I used a combination of almond and oat flours in this bread because they give it a really nice, hearty, robust, and nutty flavor that compliments the pieces of apple perfectly. If you haven’t noticed, I use almond and oat flours the most in my recipes. They’re two of my favorites because they are both very easy to find in grocery stores, they are super nutritious, and they are versatile enough to go in almost any baked good.

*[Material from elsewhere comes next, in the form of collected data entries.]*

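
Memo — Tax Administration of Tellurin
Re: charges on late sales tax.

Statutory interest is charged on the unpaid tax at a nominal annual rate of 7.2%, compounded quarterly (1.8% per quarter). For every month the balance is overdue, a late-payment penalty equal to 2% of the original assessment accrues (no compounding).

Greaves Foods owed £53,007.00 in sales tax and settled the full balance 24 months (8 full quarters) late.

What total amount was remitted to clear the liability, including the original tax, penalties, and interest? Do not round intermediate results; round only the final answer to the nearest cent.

Late-payment penalty = 2% × £53,007.00 × 24 mo = £25,443.36
Interest: £53,007.00 × ((1 + 0.018)^8 − 1) = £53,007.00 × 0.1534060… = £8,131.5943…
Total = £53,007.00 + £25,443.3600 + £8,131.5943… = £86,581.95

£86,581.95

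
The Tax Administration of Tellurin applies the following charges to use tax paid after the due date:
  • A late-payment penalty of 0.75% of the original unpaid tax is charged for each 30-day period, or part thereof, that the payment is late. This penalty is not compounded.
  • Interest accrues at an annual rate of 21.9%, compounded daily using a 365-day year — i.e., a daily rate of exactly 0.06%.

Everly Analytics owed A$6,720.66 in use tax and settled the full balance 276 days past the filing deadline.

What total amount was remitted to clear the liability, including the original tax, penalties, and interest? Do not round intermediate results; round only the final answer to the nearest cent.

Penalty periods: ⌈276/30⌉ = 10; penalty = 10 × 0.75% × A$6,720.66 = A$504.05…
Interest: A$6,720.66 × ((1 + 0.0006)^276 − 1) = A$6,720.66 × 0.18004236… = A$1,210.0035…
Total = A$6,720.66 + A$504.0495 + A$1,210.0035… = A$8,434.71

A$8,434.71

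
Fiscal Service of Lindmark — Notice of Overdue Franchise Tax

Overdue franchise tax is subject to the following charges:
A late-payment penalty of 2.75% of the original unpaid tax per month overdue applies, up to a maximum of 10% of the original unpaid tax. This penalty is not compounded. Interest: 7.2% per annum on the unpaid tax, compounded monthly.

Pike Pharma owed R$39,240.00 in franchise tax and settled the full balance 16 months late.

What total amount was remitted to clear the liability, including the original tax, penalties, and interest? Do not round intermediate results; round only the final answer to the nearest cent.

Penalty (uncapped): 16 × 2.75% × R$39,240.00 = R$17,265.60; cap = 10% × R$39,240.00 = R$3,924.00 → penalty = R$3,924.00
Interest (7.2%/yr ÷ 12 = 0.6%/month): R$39,240.00 × ((1 + 0.006)^16 − 1) = R$3,941.3972…
Total = R$39,240.00 + R$3,924.0000 + R$3,941.3972… = R$47,105.40

R$47,105.40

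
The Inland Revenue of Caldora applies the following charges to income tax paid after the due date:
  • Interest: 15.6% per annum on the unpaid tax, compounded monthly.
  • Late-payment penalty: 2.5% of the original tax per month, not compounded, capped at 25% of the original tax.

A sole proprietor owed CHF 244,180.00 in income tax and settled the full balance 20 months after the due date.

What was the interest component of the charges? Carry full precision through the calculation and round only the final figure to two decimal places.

CHF 71,974.23

Interest (15.6%/yr ÷ 12 = 1.3%/month): CHF 244,180.00 × ((1 + 0.013)^20 − 1) = CHF 71,974.2298…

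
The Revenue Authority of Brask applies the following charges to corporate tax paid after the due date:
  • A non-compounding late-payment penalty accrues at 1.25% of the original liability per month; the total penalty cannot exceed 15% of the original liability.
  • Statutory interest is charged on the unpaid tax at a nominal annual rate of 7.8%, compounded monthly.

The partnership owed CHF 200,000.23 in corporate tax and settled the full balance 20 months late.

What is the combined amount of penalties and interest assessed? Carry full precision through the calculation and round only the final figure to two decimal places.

CHF 57,669.95

Penalty (uncapped): 20 × 1.25% × CHF 200,000.23 = CHF 50,000.06…; cap = 15% × CHF 200,000.23 = CHF 30,000.03… → penalty = CHF 30,000.03…
Interest (7.8%/yr ÷ 12 = 0.65%/month): CHF 200,000.23 × ((1 + 0.0065)^20 − 1) = CHF 27,669.9126…
Penalties + interest = CHF 30,000.0345 + CHF 27,669.9126… = CHF 57,669.95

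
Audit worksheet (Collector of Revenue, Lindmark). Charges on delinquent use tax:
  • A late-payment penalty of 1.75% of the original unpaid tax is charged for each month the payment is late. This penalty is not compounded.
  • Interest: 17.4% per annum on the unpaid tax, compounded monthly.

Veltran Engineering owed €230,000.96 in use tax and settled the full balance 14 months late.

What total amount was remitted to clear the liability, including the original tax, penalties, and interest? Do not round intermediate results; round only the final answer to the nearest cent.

Late-payment penalty: 14 × 1.75% × €230,000.96 = €56,350.24…
Interest (17.4%/yr ÷ 12 = 1.45%/month): €230,000.96 × ((1 + 0.0145)^14 − 1) = €51,356.4567…
Total = €230,000.96 + €56,350.2352 + €51,356.4567… = €337,707.65

€337,707.65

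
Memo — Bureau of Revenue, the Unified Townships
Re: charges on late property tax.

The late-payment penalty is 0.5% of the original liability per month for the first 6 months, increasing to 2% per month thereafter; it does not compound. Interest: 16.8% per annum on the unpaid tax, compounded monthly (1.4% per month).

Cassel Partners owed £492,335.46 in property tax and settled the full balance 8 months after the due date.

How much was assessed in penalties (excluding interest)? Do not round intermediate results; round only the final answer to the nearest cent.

£34,463.48

Penalty, months 1–6: 6 × 0.5% × £492,335.46 = £14,770.06…
Penalty, months 7–8: 2 × 2% × £492,335.46 = £19,693.42…
Total penalty = £14,770.06… + £19,693.42… = £34,463.48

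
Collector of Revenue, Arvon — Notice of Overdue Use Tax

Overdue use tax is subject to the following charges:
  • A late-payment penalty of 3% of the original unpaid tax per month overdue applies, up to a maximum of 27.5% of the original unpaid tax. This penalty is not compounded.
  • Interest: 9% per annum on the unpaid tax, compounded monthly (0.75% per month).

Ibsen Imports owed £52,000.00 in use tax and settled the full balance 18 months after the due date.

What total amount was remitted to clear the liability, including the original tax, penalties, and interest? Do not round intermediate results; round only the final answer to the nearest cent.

Penalty (uncapped): 18 × 3% × £52,000.00 = £28,080.00; cap = 27.5% × £52,000.00 = £14,300.00 → penalty = £14,300.00
Interest: £52,000.00 × ((1 + 0.0075)^18 − 1) = £52,000.00 × 0.1439604… = £7,485.9402…
Total = £52,000.00 + £14,300.0000 + £7,485.9402… = £73,785.94

£73,785.94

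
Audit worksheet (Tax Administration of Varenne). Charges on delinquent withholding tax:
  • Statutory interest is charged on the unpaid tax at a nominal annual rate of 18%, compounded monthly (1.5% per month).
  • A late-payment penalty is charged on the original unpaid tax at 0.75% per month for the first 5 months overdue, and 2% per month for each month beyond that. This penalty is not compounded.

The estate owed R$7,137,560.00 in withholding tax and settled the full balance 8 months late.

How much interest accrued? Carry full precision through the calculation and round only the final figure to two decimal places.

Interest: R$7,137,560.00 × ((1 + 0.015)^8 − 1) = R$7,137,560.00 × 0.1264926… = R$902,848.4264…

R$902,848.43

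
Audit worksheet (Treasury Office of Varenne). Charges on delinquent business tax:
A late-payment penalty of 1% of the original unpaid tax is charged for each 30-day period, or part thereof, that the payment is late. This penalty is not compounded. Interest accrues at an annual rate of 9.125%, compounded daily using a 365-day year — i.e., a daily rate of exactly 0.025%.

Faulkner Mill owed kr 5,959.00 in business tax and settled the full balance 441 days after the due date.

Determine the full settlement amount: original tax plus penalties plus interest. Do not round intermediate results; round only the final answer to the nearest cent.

kr 7,547.32

Penalty periods: ⌈441/30⌉ = 15; penalty = 15 × 1% × kr 5,959.00 = kr 893.85
Interest: kr 5,959.00 × ((1 + 0.00025)^441 − 1) = kr 5,959.00 × 0.11654179… = kr 694.4725…
Total = kr 5,959.00 + kr 893.8500 + kr 694.4725… = kr 7,547.32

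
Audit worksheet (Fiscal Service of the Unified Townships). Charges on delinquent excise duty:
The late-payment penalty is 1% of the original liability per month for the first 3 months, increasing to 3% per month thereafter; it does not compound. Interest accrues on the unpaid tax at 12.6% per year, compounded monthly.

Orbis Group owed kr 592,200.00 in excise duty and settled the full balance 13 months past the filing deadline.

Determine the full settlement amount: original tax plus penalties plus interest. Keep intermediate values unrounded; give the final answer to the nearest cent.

kr 873,755.24

Penalty, months 1–3: 3 × 1% × kr 592,200.00 = kr 17,766.00
Penalty, months 4–13: 10 × 3% × kr 592,200.00 = kr 177,660.00
Interest (12.6%/yr ÷ 12 = 1.05%/month): kr 592,200.00 × ((1 + 0.0105)^13 − 1) = kr 86,129.2353…
Total = kr 592,200.00 + kr 195,426.0000 + kr 86,129.2353… = kr 873,755.24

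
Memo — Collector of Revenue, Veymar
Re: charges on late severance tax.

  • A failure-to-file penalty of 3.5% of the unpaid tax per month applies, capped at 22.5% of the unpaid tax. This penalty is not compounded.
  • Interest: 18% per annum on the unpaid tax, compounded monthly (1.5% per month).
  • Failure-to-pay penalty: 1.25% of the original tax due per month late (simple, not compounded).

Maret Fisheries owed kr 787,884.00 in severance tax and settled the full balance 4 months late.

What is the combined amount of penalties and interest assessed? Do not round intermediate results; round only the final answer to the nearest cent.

kr 198,045.32

Failure-to-file: 4 × 3.5% × kr 787,884.00 = kr 110,303.76 (under the 22.5% cap)
Failure-to-pay penalty: 4 × 1.25% × kr 787,884.00 = kr 39,394.20
Interest: kr 787,884.00 × ((1 + 0.015)^4 − 1) = kr 787,884.00 × 0.0613636… = kr 48,347.3597…
Penalties + interest = kr 149,697.9600 + kr 48,347.3597… = kr 198,045.32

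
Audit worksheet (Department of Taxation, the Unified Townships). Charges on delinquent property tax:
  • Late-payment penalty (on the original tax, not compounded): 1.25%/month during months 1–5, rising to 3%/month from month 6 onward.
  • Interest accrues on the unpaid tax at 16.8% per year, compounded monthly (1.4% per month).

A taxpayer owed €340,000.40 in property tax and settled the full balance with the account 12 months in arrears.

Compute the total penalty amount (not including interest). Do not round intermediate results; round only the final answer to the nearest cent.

Penalty, months 1–5: 5 × 1.25% × €340,000.40 = €21,250.03…
Penalty, months 6–12: 7 × 3% × €340,000.40 = €71,400.08…
Total penalty = €21,250.03… + €71,400.08… = €92,650.11

€92,650.11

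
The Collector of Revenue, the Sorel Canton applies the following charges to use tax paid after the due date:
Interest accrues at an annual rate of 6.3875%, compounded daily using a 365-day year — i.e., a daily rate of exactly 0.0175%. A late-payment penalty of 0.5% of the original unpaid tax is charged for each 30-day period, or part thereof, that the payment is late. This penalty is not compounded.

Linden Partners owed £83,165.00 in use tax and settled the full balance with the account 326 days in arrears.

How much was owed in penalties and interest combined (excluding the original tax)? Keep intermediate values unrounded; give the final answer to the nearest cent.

£9,456.15

Penalty periods: ⌈326/30⌉ = 11; penalty = 11 × 0.5% × £83,165.00 = £4,574.08…
Interest: £83,165.00 × ((1 + 0.000175)^326 − 1) = £83,165.00 × 0.05870346… = £4,882.0733…
Penalties + interest = £4,574.0750 + £4,882.0733… = £9,456.15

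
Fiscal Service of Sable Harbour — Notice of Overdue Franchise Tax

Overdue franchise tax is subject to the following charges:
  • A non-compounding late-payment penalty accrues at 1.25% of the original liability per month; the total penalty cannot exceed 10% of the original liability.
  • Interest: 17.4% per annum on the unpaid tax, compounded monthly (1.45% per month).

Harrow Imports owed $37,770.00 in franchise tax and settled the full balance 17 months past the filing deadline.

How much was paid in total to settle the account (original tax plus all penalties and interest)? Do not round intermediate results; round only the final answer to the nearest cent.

$52,019.73

Penalty (uncapped): 17 × 1.25% × $37,770.00 = $8,026.13…; cap = 10% × $37,770.00 = $3,777.00 → penalty = $3,777.00
Interest: $37,770.00 × ((1 + 0.0145)^17 − 1) = $37,770.00 × 0.2772764… = $10,472.7280…
Total = $37,770.00 + $3,777.0000 + $10,472.7280… = $52,019.73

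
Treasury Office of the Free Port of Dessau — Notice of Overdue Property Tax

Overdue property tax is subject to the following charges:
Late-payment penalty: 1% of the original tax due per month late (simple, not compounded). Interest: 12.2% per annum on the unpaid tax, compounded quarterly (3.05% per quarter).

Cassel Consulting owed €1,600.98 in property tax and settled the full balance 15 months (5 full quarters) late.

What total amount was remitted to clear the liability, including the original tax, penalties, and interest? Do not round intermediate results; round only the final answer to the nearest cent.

€2,100.63

Late-payment penalty = 1% × €1,600.98 × 15 mo = €240.15…
Interest: €1,600.98 × ((1 + 0.0305)^5 − 1) = €1,600.98 × 0.1620906… = €259.5038…
Total = €1,600.98 + €240.1470 + €259.5038… = €2,100.63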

You’ll be amazed at how delicious this bread is…no one would ever guess it is gluten free, dairy free, and made without refined sugars! I love enjoying this bread so many ways…plain, or spread with almond butter, peanut butter, apple butter, you name it!

Happy baking!

xoxo, The Secret GF

Ingredients:

1 ½ cups almond flour

1 ½ cups oat flour

1 tsp xanthan gum

3 tsp baking powder

½ tsp baking soda

1 tsp salt

2 tsp cinnamon

⅓ cup apple butter

2 eggs

¼ cup melted coconut oil

⅔ cup unsweetened almond milk

½ cup agave (or other liquid sweetener, like honey or maple syrup)

1 tsp vanilla extract

1 medium-sized apple, peeled and diced

Steps:

  1. Preheat oven to 350⁰F. Line a loaf pan with parchment paper.

  2. In a medium bowl, whisk together the flours, xanthan, baking powder, baking soda, salt, and cinnamon. Set aside.

  3. In a large bowl, whisk together the apple butter, eggs, coconut oil, almond milk, agave and vanilla extract.

  4. Pour the dry mixture into the wet and whisk just until combined.

  5. Fold the peeled and diced apple into the batter.

  6. Pour batter into load pan and bake for 50-60 minutes, or until a toothpick comes out clean.